Le ton monte aussi entre McLaren et Ferrari, Gerhard Berger et Nigel Mansell. Pour la Scuderia, l'Autrichien a proprement « sorti » le Britannique. Mais Cesare Fiorio refuse aussi de porter une réclamation puisque, selon lui, la fédération s'en lavera les mains. « C'est Luna Park ! McLaren n'a pas le droit de laisser Berger se comporter ainsi ! » s'exclame l'ingénieur Pierguido Castelli. Ron Dennis considère au contraire que Mansell a fait de l'obstruction et n'a récolté que son dû. Dans le même temps, le Dr.

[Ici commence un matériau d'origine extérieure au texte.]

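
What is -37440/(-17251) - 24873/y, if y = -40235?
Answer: 148883271/53391845 ≈ 2.7885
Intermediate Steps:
-37440/(-17251) - 24873/y = -37440/(-17251) - 24873/(-40235) = -37440*(-1/17251) - 24873*(-1/40235) = 2880/1327 + 24873/40235 = 148883271/53391845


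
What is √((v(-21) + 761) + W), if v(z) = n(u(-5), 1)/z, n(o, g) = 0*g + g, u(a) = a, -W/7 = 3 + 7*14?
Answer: √23793/21 ≈ 7.3452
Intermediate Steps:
W = -707 (W = -7*(3 + 7*14) = -7*(3 + 98) = -7*101 = -707)
n(o, g) = g (n(o, g) = 0 + g = g)
v(z) = 1/z
√((v(-21) + 761) + W) = √((1/(-21) + 761) - 707) = √((-1/21 + 761) - 707) = √(15980/21 - 707) = √(1133/21) = √23793/21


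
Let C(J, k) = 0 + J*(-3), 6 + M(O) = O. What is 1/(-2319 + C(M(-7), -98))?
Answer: -1/2280 ≈ -0.00043860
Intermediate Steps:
M(O) = -6 + O
C(J, k) = -3*J (C(J, k) = 0 - 3*J = -3*J)
1/(-2319 + C(M(-7), -98)) = 1/(-2319 - 3*(-6 - 7)) = 1/(-2319 - 3*(-13)) = 1/(-2319 + 39) = 1/(-2280) = -1/2280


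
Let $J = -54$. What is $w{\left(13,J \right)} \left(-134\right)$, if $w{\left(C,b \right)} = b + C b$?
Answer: $101304$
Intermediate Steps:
$w{\left(13,J \right)} \left(-134\right) = - 54 \left(1 + 13\right) \left(-134\right) = \left(-54\right) 14 \left(-134\right) = \left(-756\right) \left(-134\right) = 101304$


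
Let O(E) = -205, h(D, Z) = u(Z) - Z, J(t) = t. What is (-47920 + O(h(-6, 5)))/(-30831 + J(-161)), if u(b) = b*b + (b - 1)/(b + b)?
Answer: 48125/30992 ≈ 1.5528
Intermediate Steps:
u(b) = b² + (-1 + b)/(2*b) (u(b) = b² + (-1 + b)/((2*b)) = b² + (-1 + b)*(1/(2*b)) = b² + (-1 + b)/(2*b))
h(D, Z) = -Z + (-1 + Z + 2*Z³)/(2*Z) (h(D, Z) = (-1 + Z + 2*Z³)/(2*Z) - Z = -Z + (-1 + Z + 2*Z³)/(2*Z))
(-47920 + O(h(-6, 5)))/(-30831 + J(-161)) = (-47920 - 205)/(-30831 - 161) = -48125/(-30992) = -48125*(-1/30992) = 48125/30992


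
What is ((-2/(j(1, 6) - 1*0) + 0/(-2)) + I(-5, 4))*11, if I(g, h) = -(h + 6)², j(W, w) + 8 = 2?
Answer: -3289/3 ≈ -1096.3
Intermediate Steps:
j(W, w) = -6 (j(W, w) = -8 + 2 = -6)
I(g, h) = -(6 + h)²
((-2/(j(1, 6) - 1*0) + 0/(-2)) + I(-5, 4))*11 = ((-2/(-6 - 1*0) + 0/(-2)) - (6 + 4)²)*11 = ((-2/(-6 + 0) + 0*(-½)) - 1*10²)*11 = ((-2/(-6) + 0) - 1*100)*11 = ((-2*(-⅙) + 0) - 100)*11 = ((⅓ + 0) - 100)*11 = (⅓ - 100)*11 = -299/3*11 = -3289/3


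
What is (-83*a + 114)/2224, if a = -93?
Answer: 7833/2224 ≈ 3.5220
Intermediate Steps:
(-83*a + 114)/2224 = (-83*(-93) + 114)/2224 = (7719 + 114)*(1/2224) = 7833*(1/2224) = 7833/2224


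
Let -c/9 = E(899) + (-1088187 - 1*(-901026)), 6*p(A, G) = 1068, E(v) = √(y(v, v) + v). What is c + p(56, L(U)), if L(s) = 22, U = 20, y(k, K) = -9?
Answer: 1684627 - 9*√890 ≈ 1.6844e+6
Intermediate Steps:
E(v) = √(-9 + v)
p(A, G) = 178 (p(A, G) = (⅙)*1068 = 178)
c = 1684449 - 9*√890 (c = -9*(√(-9 + 899) + (-1088187 - 1*(-901026))) = -9*(√890 + (-1088187 + 901026)) = -9*(√890 - 187161) = -9*(-187161 + √890) = 1684449 - 9*√890 ≈ 1.6842e+6)
c + p(56, L(U)) = (1684449 - 9*√890) + 178 = 1684627 - 9*√890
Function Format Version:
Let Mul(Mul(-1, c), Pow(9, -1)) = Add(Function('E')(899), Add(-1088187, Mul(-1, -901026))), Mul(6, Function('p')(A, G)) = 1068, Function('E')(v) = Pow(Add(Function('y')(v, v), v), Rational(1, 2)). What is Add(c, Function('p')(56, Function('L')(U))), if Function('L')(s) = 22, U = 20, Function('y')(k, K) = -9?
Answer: Add(1684627, Mul(-9, Pow(890, Rational(1, 2)))) ≈ 1.6844e+6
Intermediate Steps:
Function('E')(v) = Pow(Add(-9, v), Rational(1, 2))
Function('p')(A, G) = 178 (Function('p')(A, G) = Mul(Rational(1, 6), 1068) = 178)
c = Add(1684449, Mul(-9, Pow(890, Rational(1, 2)))) (c = Mul(-9, Add(Pow(Add(-9, 899), Rational(1, 2)), Add(-1088187, Mul(-1, -901026)))) = Mul(-9, Add(Pow(890, Rational(1, 2)), Add(-1088187, 901026))) = Mul(-9, Add(Pow(890, Rational(1, 2)), -187161)) = Mul(-9, Add(-187161, Pow(890, Rational(1, 2)))) = Add(1684449, Mul(-9, Pow(890, Rational(1, 2)))) ≈ 1.6842e+6)
Add(c, Function('p')(56, Function('L')(U))) = Add(Add(1684449, Mul(-9, Pow(890, Rational(1, 2)))), 178) = Add(1684627, Mul(-9, Pow(890, Rational(1, 2))))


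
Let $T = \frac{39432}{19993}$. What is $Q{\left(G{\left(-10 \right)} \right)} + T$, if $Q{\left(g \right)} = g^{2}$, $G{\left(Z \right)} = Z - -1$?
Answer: $\frac{1658865}{19993} \approx 82.972$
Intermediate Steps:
$G{\left(Z \right)} = 1 + Z$ ($G{\left(Z \right)} = Z + 1 = 1 + Z$)
$T = \frac{39432}{19993}$ ($T = 39432 \cdot \frac{1}{19993} = \frac{39432}{19993} \approx 1.9723$)
$Q{\left(G{\left(-10 \right)} \right)} + T = \left(1 - 10\right)^{2} + \frac{39432}{19993} = \left(-9\right)^{2} + \frac{39432}{19993} = 81 + \frac{39432}{19993} = \frac{1658865}{19993}$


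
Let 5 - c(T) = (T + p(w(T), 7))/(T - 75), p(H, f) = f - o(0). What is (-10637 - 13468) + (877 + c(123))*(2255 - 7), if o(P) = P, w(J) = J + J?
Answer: 5857628/3 ≈ 1.9525e+6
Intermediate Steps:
w(J) = 2*J
p(H, f) = f (p(H, f) = f - 1*0 = f + 0 = f)
c(T) = 5 - (7 + T)/(-75 + T) (c(T) = 5 - (T + 7)/(T - 75) = 5 - (7 + T)/(-75 + T))
(-10637 - 13468) + (877 + c(123))*(2255 - 7) = (-10637 - 13468) + (877 + 2*(-191 + 2*123)/(-75 + 123))*(2255 - 7) = -24105 + (877 + 2*(-191 + 246)/48)*2248 = -24105 + (877 + 2*(1/48)*55)*2248 = -24105 + (877 + 55/24)*2248 = -24105 + (21103/24)*2248 = -24105 + 5929943/3 = 5857628/3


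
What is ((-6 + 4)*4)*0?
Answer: 0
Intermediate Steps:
((-6 + 4)*4)*0 = -2*4*0 = -8*0 = 0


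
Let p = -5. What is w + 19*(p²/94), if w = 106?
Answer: 10439/94 ≈ 111.05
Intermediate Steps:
w + 19*(p²/94) = 106 + 19*((-5)²/94) = 106 + 19*(25*(1/94)) = 106 + 19*(25/94) = 106 + 475/94 = 10439/94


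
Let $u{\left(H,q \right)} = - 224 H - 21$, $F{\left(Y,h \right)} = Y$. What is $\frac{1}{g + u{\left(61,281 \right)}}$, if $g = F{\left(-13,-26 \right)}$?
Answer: $- \frac{1}{13698} \approx -7.3003 \cdot 10^{-5}$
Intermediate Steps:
$u{\left(H,q \right)} = -21 - 224 H$
$g = -13$
$\frac{1}{g + u{\left(61,281 \right)}} = \frac{1}{-13 - 13685} = \frac{1}{-13698} = - \frac{1}{13698}$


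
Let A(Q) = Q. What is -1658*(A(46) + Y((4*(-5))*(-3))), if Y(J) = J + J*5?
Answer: -673148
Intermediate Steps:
Y(J) = 6*J (Y(J) = J + 5*J = 6*J)
-1658*(A(46) + Y((4*(-5))*(-3))) = -1658*(46 + 6*((4*(-5))*(-3))) = -1658*(46 + 6*(-20*(-3))) = -1658*(46 + 6*60) = -1658*(46 + 360) = -1658*406 = -673148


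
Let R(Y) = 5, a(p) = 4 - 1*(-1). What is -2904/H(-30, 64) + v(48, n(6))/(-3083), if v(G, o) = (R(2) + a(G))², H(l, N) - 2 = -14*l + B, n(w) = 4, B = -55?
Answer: -8989732/1131461 ≈ -7.9452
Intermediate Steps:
a(p) = 5 (a(p) = 4 + 1 = 5)
H(l, N) = -53 - 14*l (H(l, N) = 2 + (-14*l - 55) = 2 + (-55 - 14*l) = -53 - 14*l)
v(G, o) = 100 (v(G, o) = (5 + 5)² = 10² = 100)
-2904/H(-30, 64) + v(48, n(6))/(-3083) = -2904/(-53 - 14*(-30)) + 100/(-3083) = -2904/(-53 + 420) + 100*(-1/3083) = -2904/367 - 100/3083 = -8989732/1131461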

Ben Bartoletti, le médecin de Ferrari, examine Mansell qui souffre du poignet droit. Ce dernier s'envole aussitôt pour Majorque afin de se reposer. Les prochains essais de Ferrari à Monza concerneront Gianni Morbidelli... et Alain Prost, qui se croyait parti en vacances !
Enfin, Jean Alesi et Pierluigi Martini poursuivent leur explication devant les micros, chacun rejetant sur l'autre la responsabilité de leur collision. « Martini n'a pas cessé de me fermer la porte ! Il est de ceux qui ne laissent passer que les Ferrari ! » s'emporte l'Avignonnais. « Alesi est une tête chaude. S'il veut continuer en Formule 1, il devra apprendre à se calmer », réplique l'Italien.
Même s'il a échoué à la seconde place, Senna fait une bonne opération ce week-end puisqu'il consolide son leadership mondial, avec 54 points contre 44 à Prost. Chez les constructeurs, McLaren-Honda (83 pts) creuse l'écart sur Ferrari (57 pts), pendant que Williams-Renault (42 pts) repasse devant Benetton-Ford (35 pts).